Proteus and Pseudomonas and many species of Enterobacter and Klebsiella are resistant

Question 41

dosage form for nitrofurantoin

Answer 41

oral

Question 42

indication for nitrofurantoin

Answer 42

prevention and treatment of lower UTIs (acute lower UTI, prophylaxis of lower UTI)

Question 43

Low / high pH enhances activity of nitrofurantoin

Answer 43

Low; Acidic urine (pH < 5.5) greatly enhances drug activity

Question 44

Adverse effects of nitrofurantoin

Answer 44

1. Nausea, vomiting, and diarrhea are common.
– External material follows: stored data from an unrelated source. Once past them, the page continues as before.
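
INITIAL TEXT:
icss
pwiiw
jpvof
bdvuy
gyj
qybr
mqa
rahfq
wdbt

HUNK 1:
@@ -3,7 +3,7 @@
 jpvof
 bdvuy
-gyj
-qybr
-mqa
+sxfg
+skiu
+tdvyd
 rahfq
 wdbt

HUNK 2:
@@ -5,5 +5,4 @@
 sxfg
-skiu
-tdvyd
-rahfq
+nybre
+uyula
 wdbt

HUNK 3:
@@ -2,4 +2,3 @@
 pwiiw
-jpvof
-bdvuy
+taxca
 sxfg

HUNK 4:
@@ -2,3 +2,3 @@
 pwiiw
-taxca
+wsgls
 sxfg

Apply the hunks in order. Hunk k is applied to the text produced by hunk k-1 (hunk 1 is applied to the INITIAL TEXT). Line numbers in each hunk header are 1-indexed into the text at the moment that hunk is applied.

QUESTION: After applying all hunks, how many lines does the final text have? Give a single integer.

Hunk 1: at line 3 remove [gyj,qybr,mqa] add [sxfg,skiu,tdvyd] -> 9 lines: icss pwiiw jpvof bdvuy sxfg skiu tdvyd rahfq wdbt
Hunk 2: at line 5 remove [skiu,tdvyd,rahfq] add [nybre,uyula] -> 8 lines: icss pwiiw jpvof bdvuy sxfg nybre uyula wdbt
Hunk 3: at line 2 remove [jpvof,bdvuy] add [taxca] -> 7 lines: icss pwiiw taxca sxfg nybre uyula wdbt
Hunk 4: at line 2 remove [taxca] add [wsgls] -> 7 lines: icss pwiiw wsgls sxfg nybre uyula wdbt
Final line count: 7

Answer: 7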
Macrocrystalline preparation is better tolerated. 2. Hypersensitivity reactions occasionally occur e.g. chills and fever, 3. Leukopenia, hemolytic anemia (a/w G6PD deficiency), 4. Cholestatic jaundice, and hepatocellular damage. (Its nitro-reductive metabolism produces injurious oxidative free radicals which can damage hepatocytes) (rare) 5. Elderly patients are especially susceptible to the pulmonary toxicity of nitrofurantoin. 6. Peripheral neuropathies are most likely to occur in patients with impaired renal function and in persons on long-continued treatment. (rare) 7. Often there is a prolonged incubation period to onset of liver injury due to nitrofurantoin, and this frequently leads to mistaken or delayed diagnosis. 8. colours the urine brown

Question 45

contraindication for nitrofurantoin

Answer 45

1. Individuals with impaired renal function (creatinine clearance <40 mL/minute) 2. Pregnant women (38 to 42 weeks gestation), during labor and delivery, or when the start of labor is imminent 3. Infants <1 month of age should not receive nitrofurantoin

Question 46

structure of anti-protozoal agent

Answer 46

unicellular eukaryotes

Question 47

what is amebiasis caused by?

Answer 47

Entamoeba histolytica

Question 48

what kind of agent does metronidazole belong to?

Answer 48

anti-protozoal agent

Question 49

MOA of metronidazole

Answer 49

Nitro group of metronidazole serves as an electron acceptor, forming cytotoxic free radicals that results in protein and DNA damage, and death of the E. histolytica trophozoites

Question 50

Activity of metronidazole

Answer 50

Amebic infections, anaerobes, H. pylori, surgical prophylaxis

Question 51

Clearance method for metronidazole

Answer 51

Hepatic

Question 52

DDI with metronidazole

Answer 52

warfarin

Question 53

contraindication for metronidazole

Answer 53

avoid in pregnancy (1st trimester) & alcohol

Question 54

adverse effects of metronidazole

Answer 54

1. GI: nausea, vomiting, epigastric distress, and abdominal cramps. 2. An unpleasant, metallic taste is commonly experienced. 3. Oral moniliasis (yeast infection of the mouth) 4. Central and Peripheral Nervous System Effects: Convulsive seizures, optic and peripheral neuropathy. Rare but discontinue the drug if it happens.